The discursive tradition of Christianity is inconsistent from the beginning, and this is because the beginning it signifies is discontinuous: in the beginning was the discontinuity of chaos and God, of material divergence and creative consistency. Just as there is no need to choose between pure disruption and identitarian traditions, neither is there a need to choose between chaotic excessiveness and formal consistency. Keller considers an interpretation of creation that evades such mutual exclusivity, an interpretation “in which the chaos is neither nothing nor evil; in which to create is not to master the formless but to solicit its virtual forms.” It is precisely this approach that is implied in diaspora, which sees difference neither as something to be sublated in identity nor as something that remains the brute inverse of identity. Diasporic thought sees the chaos of the deep as that which decomposes identitarian forms and enables the re-composition—here the creative solicitation—of differential forms. Indeed, a diasporic account of Christian declaration, which emphasizes that enemy-love means beginning with the signification that exceeds recognition, discovers an ally in Keller’s “proposition for any tehomic ethic: to love is to bear with the chaos. Not to like it or to foster it but to recognize there the unformed future.”
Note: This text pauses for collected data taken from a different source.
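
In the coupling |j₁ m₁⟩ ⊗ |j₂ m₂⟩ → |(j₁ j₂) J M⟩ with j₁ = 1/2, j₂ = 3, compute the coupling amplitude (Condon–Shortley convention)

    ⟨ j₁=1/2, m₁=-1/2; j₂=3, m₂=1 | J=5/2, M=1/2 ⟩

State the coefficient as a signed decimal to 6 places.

√[6·1!0!5!/7! · 0!1!4!2!3!2!] = √(576/7)
  +(−1)^1/∏(1,0,0,3,0,2)! = -1/12  (running -1/12)
⟨..|..⟩ = √(576/7)·(-1/12) = -0.755929

-0.755929  (= −√(4/7))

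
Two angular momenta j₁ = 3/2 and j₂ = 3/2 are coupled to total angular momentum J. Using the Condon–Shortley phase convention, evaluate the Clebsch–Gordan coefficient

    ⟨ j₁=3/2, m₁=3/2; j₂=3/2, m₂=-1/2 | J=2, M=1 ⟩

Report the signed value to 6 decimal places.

+√(1/2) = +0.707107

j₁+j₂−J=1  J+j₁−j₂=2  J−j₁+j₂=2  j₁+j₂+J+1=6
(j₁±m₁, j₂±m₂, J±M) = (3,0,1,2,3,1)
P² = 2
sum k=0..0:
  [0] +1/2 = 1/2
S = 1/2
C² = P²·S² = 1/2 ; C = +0.707107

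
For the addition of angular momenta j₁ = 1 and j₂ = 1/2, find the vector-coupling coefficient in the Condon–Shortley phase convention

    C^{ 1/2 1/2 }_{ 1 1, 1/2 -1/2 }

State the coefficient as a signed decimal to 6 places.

j₁+j₂−J=1  J+j₁−j₂=1  J−j₁+j₂=0  j₁+j₂+J+1=3
(j₁±m₁, j₂±m₂, J±M) = (2,0,0,1,1,0)
P² = 2/3
sum k=0..0:
  [0] +1/1 = 1
S = 1
C² = P²·S² = 2/3 ; C = +0.816497

+0.816497  (= +√(2/3))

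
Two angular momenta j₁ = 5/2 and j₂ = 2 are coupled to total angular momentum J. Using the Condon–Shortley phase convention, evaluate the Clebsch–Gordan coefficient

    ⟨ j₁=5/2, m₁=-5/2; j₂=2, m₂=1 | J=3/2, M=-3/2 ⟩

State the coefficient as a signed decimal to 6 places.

triangle: 3!*2!*1!/7! = 12/5040
(j±m)!: 0!*5!*3!*1!*0!*3! = 4320
prefactor² = (2J+1)*Δ*N² = 288/7
  k=3: −1/(3!*0!*2!*0!*0!*1!) = -1/12
Σ = -1/12  ⇒  CG² = 288/7*(-1/12)² = 2/7
CG = −√(2/7) = -0.534522

-0.534522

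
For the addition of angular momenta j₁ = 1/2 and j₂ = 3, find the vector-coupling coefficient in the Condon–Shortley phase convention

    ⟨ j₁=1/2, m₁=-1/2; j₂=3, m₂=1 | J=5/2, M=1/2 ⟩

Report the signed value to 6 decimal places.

-0.755929

√[6·1!0!5!/7! · 0!1!4!2!3!2!] = √(576/7)
  +(−1)^1/∏(1,0,0,3,0,2)! = -1/12  (running -1/12)
⟨..|..⟩ = √(576/7)·(-1/12) = -0.755929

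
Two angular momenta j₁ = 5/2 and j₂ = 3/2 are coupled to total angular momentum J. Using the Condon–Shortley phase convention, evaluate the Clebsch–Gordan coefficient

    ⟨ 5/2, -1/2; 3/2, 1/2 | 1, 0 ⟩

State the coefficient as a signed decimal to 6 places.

+0.547723  (= +√(3/10))

j₁+j₂−J=3  J+j₁−j₂=2  J−j₁+j₂=0  j₁+j₂+J+1=6
(j₁±m₁, j₂±m₂, J±M) = (2,3,2,1,1,1)
P² = 6/5
sum k=2..2:
  [2] +1/2 = 1/2
S = 1/2
C² = P²·S² = 3/10 ; C = +0.547723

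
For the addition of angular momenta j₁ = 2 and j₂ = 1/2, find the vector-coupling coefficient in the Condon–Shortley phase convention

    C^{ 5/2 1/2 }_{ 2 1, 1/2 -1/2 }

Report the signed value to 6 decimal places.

+√(2/5) = +0.632456

j₁+j₂−J=0  J+j₁−j₂=4  J−j₁+j₂=1  j₁+j₂+J+1=6
(j₁±m₁, j₂±m₂, J±M) = (3,1,0,1,3,2)
P² = 72/5
sum k=0..0:
  [0] +1/6 = 1/6
S = 1/6
C² = P²·S² = 2/5 ; C = +0.632456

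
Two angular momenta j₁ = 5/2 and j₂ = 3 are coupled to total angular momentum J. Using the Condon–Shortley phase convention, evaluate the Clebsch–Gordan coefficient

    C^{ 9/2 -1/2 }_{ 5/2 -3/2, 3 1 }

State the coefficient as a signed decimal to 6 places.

j₁+j₂−J=1  J+j₁−j₂=4  J−j₁+j₂=5  j₁+j₂+J+1=11
(j₁±m₁, j₂±m₂, J±M) = (1,4,4,2,4,5)
P² = 184320/77
sum k=0..1:
  [0] +1/576 = 1/576
  [1] −1/72 = -1/72
S = -7/576
C² = P²·S² = 35/99 ; C = -0.594588

-0.594588  (= −√(35/99))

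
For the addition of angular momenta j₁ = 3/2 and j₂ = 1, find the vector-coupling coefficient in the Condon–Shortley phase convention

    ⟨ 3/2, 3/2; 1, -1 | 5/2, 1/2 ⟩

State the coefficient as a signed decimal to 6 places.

√[6·0!3!2!/6! · 3!0!0!2!3!2!] = √(72/5)
  +(−1)^0/∏(0,0,0,0,3,2)! = 1/12  (running 1/12)
⟨..|..⟩ = √(72/5)·(1/12) = +0.316228

+0.316228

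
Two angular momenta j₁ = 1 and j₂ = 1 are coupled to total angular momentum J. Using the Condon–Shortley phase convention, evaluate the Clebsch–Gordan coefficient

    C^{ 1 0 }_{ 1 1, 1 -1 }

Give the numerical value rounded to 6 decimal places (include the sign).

+√(1/2) = +0.707107

triangle: 1!·1!·1!/4! = 1/24
(j±m)!: 2!·0!·0!·2!·1!·1! = 4
prefactor² = (2J+1)·Δ·N² = 1/2
  k=0: +1/(0!·1!·0!·0!·1!·1!) = 1
Σ = 1  ⇒  CG² = 1/2·1² = 1/2
CG = +√(1/2) = +0.707107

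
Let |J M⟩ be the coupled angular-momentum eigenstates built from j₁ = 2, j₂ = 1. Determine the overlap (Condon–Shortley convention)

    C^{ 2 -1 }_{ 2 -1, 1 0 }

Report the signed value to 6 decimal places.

-0.408248

triangle: 1!·3!·1!/6! = 6/720
(j±m)!: 1!·3!·1!·1!·1!·3! = 36
prefactor² = (2J+1)·Δ·N² = 3/2
  k=0: +1/(0!·1!·3!·1!·0!·0!) = 1/6
  k=1: −1/(1!·0!·2!·0!·1!·1!) = -1/2
Σ = -1/3  ⇒  CG² = 3/2·(-1/3)² = 1/6
CG = −√(1/6) = -0.408248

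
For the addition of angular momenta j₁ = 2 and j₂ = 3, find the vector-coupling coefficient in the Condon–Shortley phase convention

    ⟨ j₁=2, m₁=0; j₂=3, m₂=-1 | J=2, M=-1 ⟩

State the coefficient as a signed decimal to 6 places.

−√(1/7) ≈ -0.377964

√[5·3!1!3!/8! · 2!2!2!4!1!3!] = √(36/7)
  +(−1)^1/∏(1,2,1,1,0,2)! = -1/4  (running -1/4)
  +(−1)^2/∏(2,1,0,0,1,3)! = 1/12  (running -1/6)
⟨..|..⟩ = √(36/7)·(-1/6) = -0.377964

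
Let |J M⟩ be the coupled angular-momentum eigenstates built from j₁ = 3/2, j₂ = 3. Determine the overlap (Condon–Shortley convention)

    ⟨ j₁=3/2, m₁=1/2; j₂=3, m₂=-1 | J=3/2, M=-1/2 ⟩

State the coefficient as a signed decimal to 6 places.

triangle: 3!·0!·3!/7! = 36/5040
(j±m)!: 2!·1!·2!·4!·1!·2! = 192
prefactor² = (2J+1)·Δ·N² = 192/35
  k=1: −1/(1!·2!·0!·1!·0!·2!) = -1/4
Σ = -1/4  ⇒  CG² = 192/35·(-1/4)² = 12/35
CG = −√(12/35) = -0.585540

-0.585540  (= −√(12/35))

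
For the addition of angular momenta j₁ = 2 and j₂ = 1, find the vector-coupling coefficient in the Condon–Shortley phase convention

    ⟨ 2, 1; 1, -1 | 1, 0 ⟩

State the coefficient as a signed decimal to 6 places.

triangle: 2!×2!×0!/5! = 4/120
(j±m)!: 3!×1!×0!×2!×1!×1! = 12
prefactor² = (2J+1)×Δ×N² = 6/5
  k=0: +1/(0!×2!×1!×0!×1!×0!) = 1/2
Σ = 1/2  ⇒  CG² = 6/5×1/2² = 3/10
CG = +√(3/10) = +0.547723

+√(3/10) = +0.547723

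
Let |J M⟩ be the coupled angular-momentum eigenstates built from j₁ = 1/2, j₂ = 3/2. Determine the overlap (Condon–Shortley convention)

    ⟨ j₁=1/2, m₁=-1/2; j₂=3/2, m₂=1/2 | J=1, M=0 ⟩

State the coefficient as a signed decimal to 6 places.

-0.707107  (= −√(1/2))

triangle: 1!·0!·2!/4! = 2/24
(j±m)!: 0!·1!·2!·1!·1!·1! = 2
prefactor² = (2J+1)·Δ·N² = 1/2
  k=1: −1/(1!·0!·0!·1!·0!·1!) = -1
Σ = -1  ⇒  CG² = 1/2·(-1)² = 1/2
CG = −√(1/2) = -0.707107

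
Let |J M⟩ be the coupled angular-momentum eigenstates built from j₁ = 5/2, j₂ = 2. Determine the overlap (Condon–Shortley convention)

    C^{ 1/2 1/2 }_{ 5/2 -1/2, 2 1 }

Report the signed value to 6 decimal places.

-0.365148  (= −√(2/15))

triangle: 4!*1!*0!/6! = 24/720
(j±m)!: 2!*3!*3!*1!*1!*0! = 72
prefactor² = (2J+1)*Δ*N² = 24/5
  k=3: −1/(3!*1!*0!*0!*1!*0!) = -1/6
Σ = -1/6  ⇒  CG² = 24/5*(-1/6)² = 2/15
CG = −√(2/15) = -0.365148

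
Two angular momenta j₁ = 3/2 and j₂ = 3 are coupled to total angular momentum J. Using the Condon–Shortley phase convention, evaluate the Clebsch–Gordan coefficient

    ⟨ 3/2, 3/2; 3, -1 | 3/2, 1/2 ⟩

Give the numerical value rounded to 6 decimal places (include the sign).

+0.338062

triangle: 3!*0!*3!/7! = 36/5040
(j±m)!: 3!*0!*2!*4!*2!*1! = 576
prefactor² = (2J+1)*Δ*N² = 576/35
  k=0: +1/(0!*3!*0!*2!*0!*1!) = 1/12
Σ = 1/12  ⇒  CG² = 576/35*1/12² = 4/35
CG = +√(4/35) = +0.338062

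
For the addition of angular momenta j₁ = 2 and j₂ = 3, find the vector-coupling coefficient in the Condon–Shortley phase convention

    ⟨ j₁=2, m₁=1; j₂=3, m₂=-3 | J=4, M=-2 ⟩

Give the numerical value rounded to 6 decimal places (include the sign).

+0.439155  (= +√(27/140))

j₁+j₂−J=1  J+j₁−j₂=3  J−j₁+j₂=5  j₁+j₂+J+1=10
(j₁±m₁, j₂±m₂, J±M) = (3,1,0,6,2,6)
P² = 77760/7
sum k=0..0:
  [0] +1/240 = 1/240
S = 1/240
C² = P²·S² = 27/140 ; C = +0.439155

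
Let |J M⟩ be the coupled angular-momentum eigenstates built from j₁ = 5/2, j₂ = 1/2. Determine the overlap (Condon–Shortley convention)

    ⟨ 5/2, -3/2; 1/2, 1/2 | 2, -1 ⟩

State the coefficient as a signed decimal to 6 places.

triangle: 1!*4!*0!/6! = 24/720
(j±m)!: 1!*4!*1!*0!*1!*3! = 144
prefactor² = (2J+1)*Δ*N² = 24
  k=1: −1/(1!*0!*3!*0!*1!*0!) = -1/6
Σ = -1/6  ⇒  CG² = 24*(-1/6)² = 2/3
CG = −√(2/3) = -0.816497

−√(2/3) = -0.816497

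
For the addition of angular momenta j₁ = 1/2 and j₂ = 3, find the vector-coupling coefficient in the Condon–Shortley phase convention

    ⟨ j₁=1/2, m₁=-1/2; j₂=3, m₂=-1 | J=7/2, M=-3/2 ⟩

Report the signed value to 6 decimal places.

j₁+j₂−J=0  J+j₁−j₂=1  J−j₁+j₂=6  j₁+j₂+J+1=8
(j₁±m₁, j₂±m₂, J±M) = (0,1,2,4,2,5)
P² = 11520/7
sum k=0..0:
  [0] +1/48 = 1/48
S = 1/48
C² = P²·S² = 5/7 ; C = +0.845154

+√(5/7) = +0.845154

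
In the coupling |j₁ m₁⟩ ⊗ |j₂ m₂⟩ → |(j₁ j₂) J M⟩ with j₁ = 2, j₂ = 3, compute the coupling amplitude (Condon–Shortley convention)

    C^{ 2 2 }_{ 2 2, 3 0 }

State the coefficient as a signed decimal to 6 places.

+0.267261

j₁+j₂−J=3  J+j₁−j₂=1  J−j₁+j₂=3  j₁+j₂+J+1=8
(j₁±m₁, j₂±m₂, J±M) = (4,0,3,3,4,0)
P² = 648/7
sum k=0..0:
  [0] +1/36 = 1/36
S = 1/36
C² = P²·S² = 1/14 ; C = +0.267261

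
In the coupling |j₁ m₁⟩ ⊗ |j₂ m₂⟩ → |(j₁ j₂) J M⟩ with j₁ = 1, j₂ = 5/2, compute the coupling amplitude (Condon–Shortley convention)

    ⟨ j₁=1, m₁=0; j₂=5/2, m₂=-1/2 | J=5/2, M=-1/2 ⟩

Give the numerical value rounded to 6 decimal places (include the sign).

+0.169031  (= +√(1/35))

triangle: 1!·1!·4!/7! = 24/5040
(j±m)!: 1!·1!·2!·3!·2!·3! = 144
prefactor² = (2J+1)·Δ·N² = 144/35
  k=0: +1/(0!·1!·1!·2!·0!·2!) = 1/4
  k=1: −1/(1!·0!·0!·1!·1!·3!) = -1/6
Σ = 1/12  ⇒  CG² = 144/35·1/12² = 1/35
CG = +√(1/35) = +0.169031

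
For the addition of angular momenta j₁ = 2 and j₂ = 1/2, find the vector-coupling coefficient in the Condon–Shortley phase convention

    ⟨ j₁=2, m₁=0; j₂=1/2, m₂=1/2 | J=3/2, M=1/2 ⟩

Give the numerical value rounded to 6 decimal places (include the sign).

−√(2/5) ≈ -0.632456

j₁+j₂−J=1  J+j₁−j₂=3  J−j₁+j₂=0  j₁+j₂+J+1=5
(j₁±m₁, j₂±m₂, J±M) = (2,2,1,0,2,1)
P² = 8/5
sum k=1..1:
  [1] −1/2 = -1/2
S = -1/2
C² = P²·S² = 2/5 ; C = -0.632456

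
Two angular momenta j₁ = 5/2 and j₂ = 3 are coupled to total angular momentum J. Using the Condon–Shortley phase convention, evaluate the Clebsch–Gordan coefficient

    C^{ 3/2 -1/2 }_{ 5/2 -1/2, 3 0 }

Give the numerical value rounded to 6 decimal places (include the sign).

j₁+j₂−J=4  J+j₁−j₂=1  J−j₁+j₂=2  j₁+j₂+J+1=8
(j₁±m₁, j₂±m₂, J±M) = (2,3,3,3,1,2)
P² = 144/35
sum k=2..3:
  [2] +1/4 = 1/4
  [3] −1/12 = -1/12
S = 1/6
C² = P²·S² = 4/35 ; C = +0.338062

+√(4/35) = +0.338062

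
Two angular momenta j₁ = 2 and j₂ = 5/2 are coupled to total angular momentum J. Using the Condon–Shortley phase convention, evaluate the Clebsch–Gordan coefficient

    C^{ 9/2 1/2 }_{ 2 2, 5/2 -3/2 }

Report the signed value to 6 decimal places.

+√(5/126) ≈ +0.199205

√[10·0!4!5!/10! · 4!0!1!4!5!4!] = √(92160/7)
  +(−1)^0/∏(0,0,0,1,4,4)! = 1/576  (running 1/576)
⟨..|..⟩ = √(92160/7)·(1/576) = +0.199205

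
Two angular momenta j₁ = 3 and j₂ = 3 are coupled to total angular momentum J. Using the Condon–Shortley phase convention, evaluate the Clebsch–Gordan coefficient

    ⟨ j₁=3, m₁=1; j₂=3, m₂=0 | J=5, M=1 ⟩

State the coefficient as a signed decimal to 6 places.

+√(5/42) ≈ +0.345033

triangle: 1!×5!×5!/12! = 14400/479001600
(j±m)!: 4!×2!×3!×3!×6!×4! = 29859840
prefactor² = (2J+1)×Δ×N² = 69120/7
  k=0: +1/(0!×1!×2!×3!×3!×2!) = 1/144
  k=1: −1/(1!×0!×1!×2!×4!×3!) = -1/288
Σ = 1/288  ⇒  CG² = 69120/7×1/288² = 5/42
CG = +√(5/42) = +0.345033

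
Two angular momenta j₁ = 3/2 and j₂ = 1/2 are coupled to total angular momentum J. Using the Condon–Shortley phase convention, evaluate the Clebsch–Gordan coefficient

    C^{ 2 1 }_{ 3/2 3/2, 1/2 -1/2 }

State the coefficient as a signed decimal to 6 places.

+0.500000  (= +√(1/4))

triangle: 0!×3!×1!/5! = 6/120
(j±m)!: 3!×0!×0!×1!×3!×1! = 36
prefactor² = (2J+1)×Δ×N² = 9
  k=0: +1/(0!×0!×0!×0!×3!×1!) = 1/6
Σ = 1/6  ⇒  CG² = 9×1/6² = 1/4
CG = +√(1/4) = +0.500000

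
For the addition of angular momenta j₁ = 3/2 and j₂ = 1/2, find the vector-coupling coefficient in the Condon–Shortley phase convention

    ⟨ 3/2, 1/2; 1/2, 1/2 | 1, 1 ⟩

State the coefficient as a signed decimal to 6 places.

j₁+j₂−J=1  J+j₁−j₂=2  J−j₁+j₂=0  j₁+j₂+J+1=4
(j₁±m₁, j₂±m₂, J±M) = (2,1,1,0,2,0)
P² = 1
sum k=1..1:
  [1] −1/2 = -1/2
S = -1/2
C² = P²·S² = 1/4 ; C = -0.500000

-0.500000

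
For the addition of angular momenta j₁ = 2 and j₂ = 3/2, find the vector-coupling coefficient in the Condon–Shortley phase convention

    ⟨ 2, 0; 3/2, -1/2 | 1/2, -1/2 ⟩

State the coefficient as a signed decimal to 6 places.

triangle: 3!·1!·0!/5! = 6/120
(j±m)!: 2!·2!·1!·2!·0!·1! = 8
prefactor² = (2J+1)·Δ·N² = 4/5
  k=1: −1/(1!·2!·1!·0!·0!·0!) = -1/2
Σ = -1/2  ⇒  CG² = 4/5·(-1/2)² = 1/5
CG = −√(1/5) = -0.447214

−√(1/5) = -0.447214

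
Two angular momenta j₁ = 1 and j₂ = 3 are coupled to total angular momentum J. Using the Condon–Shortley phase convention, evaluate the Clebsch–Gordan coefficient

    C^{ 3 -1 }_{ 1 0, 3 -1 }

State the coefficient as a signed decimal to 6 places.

+√(1/12) = +0.288675

triangle: 1!·1!·5!/8! = 120/40320
(j±m)!: 1!·1!·2!·4!·2!·4! = 2304
prefactor² = (2J+1)·Δ·N² = 48
  k=0: +1/(0!·1!·1!·2!·0!·3!) = 1/12
  k=1: −1/(1!·0!·0!·1!·1!·4!) = -1/24
Σ = 1/24  ⇒  CG² = 48·1/24² = 1/12
CG = +√(1/12) = +0.288675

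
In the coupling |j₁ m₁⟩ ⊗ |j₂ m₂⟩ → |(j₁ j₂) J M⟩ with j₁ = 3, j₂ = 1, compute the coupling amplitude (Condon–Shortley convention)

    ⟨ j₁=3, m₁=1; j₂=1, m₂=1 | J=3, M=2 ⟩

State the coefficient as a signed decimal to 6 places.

-0.645497  (= −√(5/12))

√[7·1!5!1!/8! · 4!2!2!0!5!1!] = √(240)
  +(−1)^1/∏(1,0,1,1,4,0)! = -1/24  (running -1/24)
⟨..|..⟩ = √(240)·(-1/24) = -0.645497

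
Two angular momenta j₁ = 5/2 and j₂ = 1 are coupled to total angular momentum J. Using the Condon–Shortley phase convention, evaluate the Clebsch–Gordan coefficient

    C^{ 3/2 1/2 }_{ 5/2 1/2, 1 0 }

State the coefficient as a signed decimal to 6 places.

-0.632456  (= −√(2/5))

√[4·2!3!0!/6! · 3!2!1!1!2!1!] = √(8/5)
  +(−1)^1/∏(1,1,1,0,2,0)! = -1/2  (running -1/2)
⟨..|..⟩ = √(8/5)·(-1/2) = -0.632456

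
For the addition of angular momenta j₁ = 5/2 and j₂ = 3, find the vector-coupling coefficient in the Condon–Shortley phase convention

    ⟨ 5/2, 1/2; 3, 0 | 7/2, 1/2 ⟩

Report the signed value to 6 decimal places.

−√(4/21) = -0.436436

√[8·2!3!4!/10! · 3!2!3!3!4!3!] = √(6912/175)
  +(−1)^0/∏(0,2,2,3,1,1)! = 1/24  (running 1/24)
  +(−1)^1/∏(1,1,1,2,2,2)! = -1/8  (running -1/12)
  +(−1)^2/∏(2,0,0,1,3,3)! = 1/72  (running -5/72)
⟨..|..⟩ = √(6912/175)·(-5/72) = -0.436436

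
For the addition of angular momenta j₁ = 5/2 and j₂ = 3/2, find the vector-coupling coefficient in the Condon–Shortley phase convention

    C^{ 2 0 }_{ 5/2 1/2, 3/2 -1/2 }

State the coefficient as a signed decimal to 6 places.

triangle: 2!*3!*1!/7! = 12/5040
(j±m)!: 3!*2!*1!*2!*2!*2! = 96
prefactor² = (2J+1)*Δ*N² = 8/7
  k=0: +1/(0!*2!*2!*1!*1!*0!) = 1/4
  k=1: −1/(1!*1!*1!*0!*2!*1!) = -1/2
Σ = -1/4  ⇒  CG² = 8/7*(-1/4)² = 1/14
CG = −√(1/14) = -0.267261

-0.267261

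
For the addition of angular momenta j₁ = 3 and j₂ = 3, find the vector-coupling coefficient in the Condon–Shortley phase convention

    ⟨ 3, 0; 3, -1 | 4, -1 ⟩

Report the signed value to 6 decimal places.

-0.312094

j₁+j₂−J=2  J+j₁−j₂=4  J−j₁+j₂=4  j₁+j₂+J+1=11
(j₁±m₁, j₂±m₂, J±M) = (3,3,2,4,3,5)
P² = 124416/385
sum k=0..2:
  [0] +1/48 = 1/48
  [1] −1/24 = -1/24
  [2] +1/288 = 1/288
S = -5/288
C² = P²·S² = 15/154 ; C = -0.312094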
One thought on “To love is to bear with the chaos

  1. This passage also struck me. I think the issue for me was with the connotations of the word/concept of chaos. Chaos in Keller is importantly “neither nothing nor evil.” In my reading of this text, the phrase “to bear with the chaos” resists the need to do-something (liberalism?) with difference. That is, diasporic existence is characterized by its capacity to be-with, to exist amidst difference with a posture of vulnerable receptivity to difference. This posture is neither passive nor dominant, but the resonant activity between difference(s), the composition of novel and differential relations. Think Rom Coles here on resonant receptivity.